AceShowbiz - Charlize Theron has vowed to name and shame a famous director who sexually harassed her as a young actress after having a previous recollection of the tale censored in the press.

The "Monster" star claims she openly discussed her own experience with Hollywood's casting couch culture years ago, and identified the man who behaved inappropriately with her, but the reporters she spoke to at the time declined to print the filmmaker's name in their articles.

"I actually did disclose his name," she told NPR. "You don't know that because every time I disclosed his name, the journalist made the decision to not write his name, and it goes to show just how deeply systemic this problem is."

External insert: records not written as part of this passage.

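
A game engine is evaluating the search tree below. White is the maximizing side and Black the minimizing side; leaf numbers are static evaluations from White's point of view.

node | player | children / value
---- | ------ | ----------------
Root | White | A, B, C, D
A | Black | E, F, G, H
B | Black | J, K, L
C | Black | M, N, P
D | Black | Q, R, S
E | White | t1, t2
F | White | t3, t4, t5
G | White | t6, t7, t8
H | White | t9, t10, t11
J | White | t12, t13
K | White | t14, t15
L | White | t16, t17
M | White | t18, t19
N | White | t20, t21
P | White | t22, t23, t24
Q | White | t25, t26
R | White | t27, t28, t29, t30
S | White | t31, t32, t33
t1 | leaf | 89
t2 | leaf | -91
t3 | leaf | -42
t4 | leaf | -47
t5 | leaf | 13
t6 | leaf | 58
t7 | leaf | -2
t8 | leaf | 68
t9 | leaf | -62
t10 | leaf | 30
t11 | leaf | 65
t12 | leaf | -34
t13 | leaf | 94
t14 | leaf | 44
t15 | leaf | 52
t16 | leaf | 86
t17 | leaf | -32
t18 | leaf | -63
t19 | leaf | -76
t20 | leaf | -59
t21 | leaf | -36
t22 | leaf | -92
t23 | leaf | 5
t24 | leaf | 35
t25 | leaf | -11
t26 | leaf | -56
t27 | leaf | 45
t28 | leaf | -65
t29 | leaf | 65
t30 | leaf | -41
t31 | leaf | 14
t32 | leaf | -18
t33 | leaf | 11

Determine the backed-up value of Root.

E (White): max(89, -91) = 89
F (White): max(-42, -47, 13) = 13
G (White): max(58, -2, 68) = 68
H (White): max(-62, 30, 65) = 65
A (Black): min(89, 13, 68, 65) = 13
J (White): max(-34, 94) = 94
K (White): max(44, 52) = 52
L (White): max(86, -32) = 86
B (Black): min(94, 52, 86) = 52
M (White): max(-63, -76) = -63
N (White): max(-59, -36) = -36
P (White): max(-92, 5, 35) = 35
C (Black): min(-63, -36, 35) = -63
Q (White): max(-11, -56) = -11
R (White): max(45, -65, 65, -41) = 65
S (White): max(14, -18, 11) = 14
D (Black): min(-11, 65, 14) = -11
Root (White): max(13, 52, -63, -11) = 52

52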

Theron reveals she tried to trace the story about her past in October, 2017, after movie mogul Harvey Weinstein was outed as an alleged sexual predator - but she couldn't find the director's name printed in any of them.

"Strangely, when the Harvey Weinstein story broke, I, for the first time ever, Googled the story and the story came up everywhere," she recalled.

"It popped up everywhere, and nowhere could you find this guy's name. And it was incredibly upsetting to me."

Theron reveals she plans to out the mystery filmmaker in the near future, but she is hesitant to do so now as she doesn't want it to overshadow her new movie, "Bombshell", which revolves around the real-life female Fox News employees who exposed CEO Roger Ailes' sexual harassment.

The Oscar winner, who portrays TV newswoman Megyn Kelly in the project, explained, "(I'm) conflicted (in revealing the name now) in the sense that I know that, if I said his name again while I'm promoting this film, that it would take over the importance of this story and that would become the story."

"I think there will be a time and a place where I will definitely share this," she added. "I've always been honest about it. I don't have a desire to protect him, but I also don't want him to overshadow this film right now. So there will be a right time where I will talk about this again, and I will say his name, yes."

Theron's comments emerge months after she recounted having to escape an uncomfortable audition at a producer's home, where he greeted her while wearing his pyjamas, and then brushed off her attempts to read the script.

She managed to make a quick exit, but was "angry" with herself at failing to confront him about his behaviour there and then.

Theron, 44, didn't name the producer as she chatted to U.S. shockjock Howard Stern, but insisted he "was a very big deal and is still a big deal".